Europe's outlook "darkening," ECB head hedges on recession
FILE - President of European Central Bank Christine Lagarde speaks during a press conference following the meeting of the governing council in Frankfurt, on Oct. 28, 2021. Lagarde said Monday Sept. 26, 2022 that the economic outlook “is darkening” and she expects business activity to “slow substantially” in the coming months as high energy and food prices pushed up by the war in Ukraine sap consumer spending power. (AP Photo/Michael Probst, File)
David Mchugh, The Associated Press
Published Monday, September 26, 2022 11:59AM EDT
FRANKFURT, Germany (AP) — The head of the European Central Bank said Monday that the economic outlook “is darkening” and she expects business activity to “slow substantially” in the coming months as high energy and food prices pushed up by the war in Ukraine sap consumer spending power.
ECB President Christine Lagarde hedged her remarks to the European Parliament regarding whether the eurozone would sink into recession, saying the bank's baseline scenario was subdued economic growth. But she appeared to qualify that by saying some assumptions in that outlook — such as the remaining supply of Russian natural gas — have been “overridden by events.”
She also mentioned that next year would be “certainly, a difficult year” and that the first three months of 2023 “will most likely be negative, as we believe that the fourth quarter of 2022 will be negative as well." Two consecutive quarters of negative output are one definition of recession, but Europe's recession dating committee uses a broader range of data including job figures.
Russia's invasion of Ukraine “continues to cast a shadow over Europe," driving up energy prices that are dampening consumer spending and production by businesses hit with higher costs, Lagarde said.
Meanwhile, the strong summer rebound in tourism-dependent countries was fading, while weakening global demand would mean less support for the European economy, which is heavily focused on trade. Higher interest rates from central banks in major economies also would dampen demand from outside Europe.
Lagarde urged governments to target assistance programs to the most needy, saying that across-the-board handouts would not help the fight against inflation.
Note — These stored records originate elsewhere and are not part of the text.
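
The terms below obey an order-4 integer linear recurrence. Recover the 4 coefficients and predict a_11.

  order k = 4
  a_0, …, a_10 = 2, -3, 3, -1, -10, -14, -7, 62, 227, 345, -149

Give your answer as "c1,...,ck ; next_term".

2,-3,-3,-4 ; -2262

  a_4 = 2·-1 + -3·3 + -3·-3 + -4·2 = -10
  a_5 = 2·-10 + -3·-1 + -3·3 + -4·-3 = -14
  a_6 = 2·-14 + -3·-10 + -3·-1 + -4·3 = -7
  a_7 = 2·-7 + -3·-14 + -3·-10 + -4·-1 = 62
  a_8 = 2·62 + -3·-7 + -3·-14 + -4·-10 = 227
  a_9 = 2·227 + -3·62 + -3·-7 + -4·-14 = 345
  a_10 = 2·345 + -3·227 + -3·62 + -4·-7 = -149
  a_11 = 2·-149 + -3·345 + -3·227 + -4·62 = -2262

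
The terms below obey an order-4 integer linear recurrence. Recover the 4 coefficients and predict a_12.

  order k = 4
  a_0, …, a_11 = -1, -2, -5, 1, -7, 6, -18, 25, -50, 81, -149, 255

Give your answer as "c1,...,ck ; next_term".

-1,1,0,1 ; -454

  a_4 = -1·1 + 1·-5 + 0·-2 + 1·-1 = -7
  a_5 = -1·-7 + 1·1 + 0·-5 + 1·-2 = 6
  a_6 = -1·6 + 1·-7 + 0·1 + 1·-5 = -18
  a_7 = -1·-18 + 1·6 + 0·-7 + 1·1 = 25
  a_8 = -1·25 + 1·-18 + 0·6 + 1·-7 = -50
  a_9 = -1·-50 + 1·25 + 0·-18 + 1·6 = 81
  a_10 = -1·81 + 1·-50 + 0·25 + 1·-18 = -149
  a_11 = -1·-149 + 1·81 + 0·-50 + 1·25 = 255
  a_12 = -1·255 + 1·-149 + 0·81 + 1·-50 = -454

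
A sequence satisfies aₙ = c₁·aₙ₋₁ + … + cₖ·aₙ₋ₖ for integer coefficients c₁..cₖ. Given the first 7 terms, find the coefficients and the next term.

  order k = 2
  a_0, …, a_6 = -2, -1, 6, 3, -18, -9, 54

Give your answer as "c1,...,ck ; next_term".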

With countries clamoring to help households and businesses with soaring energy costs, she said most of the support announced so far was not sufficiently “tailored, temporary and targeted” and that there was “work to be done" to adjust the approach.
The ECB raised interest rates by three-quarters of a percentage point at its last meeting Sept. 8, the biggest rate hike in its history, and says it will be raising rates at its next several meetings.
It is joining the U.S. Federal Reserve and other central banks in sharply raising interest rates to combat a global outbreak of inflation. The 19 countries that use the euro currency saw annual consumer prices rise at a record 9.1% annually in August, well above the ECB's target of 2% considered best for the economy.
Many economists are predicting the eurozone will sink into a recession at the end of this year and the start of next year. Lagarde has said, however, that the bank's baseline case is growth will not turn negative but that a much darker worst-case scenario would include a 2023 recession. That worst-case scenario implies that Russia would cut off the last trickle of natural gas flowing through its pipelines to Europe
Lagarde said the baseline case, established before Russia cut off the major Nord Stream 1 pipeline to Germany, was for 0.9% growth next year. The darker forecast signals a drop of 0.9%. She said her personal outlook was that the outcome would be “somewhere in between" and that more would be known when new bank forecasts are published in December.
State-owned Gazprom has steadily dialed back deliveries to a fraction of what they were before the war. European officials say it's energy blackmail aimed at pressuring them over their support for Ukraine and sanctions against Russia. Some Russian gas is still flowing through pipelines through Ukraine and Turkey.
Europe is more exposed to the economic fallout from the war than other major global economies such as the U.S. or China. That is because Europe relied for years on Russia as a major supplier of oil and pipeline gas — ties that have now come unraveled. Russia has cut off most gas shipments, while Europe is moving to ban most Russian oil imports at the end of the year
The Paris-based Organization for Economic Cooperation and Development said Monday that it expects the eurozone economy to grow 1.25% this year in the 19 countries using the euro currency and 0.3% in 2023. But it said there were risks of deeper declines in several European economies during the winter months and that the impact of energy shortages could push many countries into recession next year.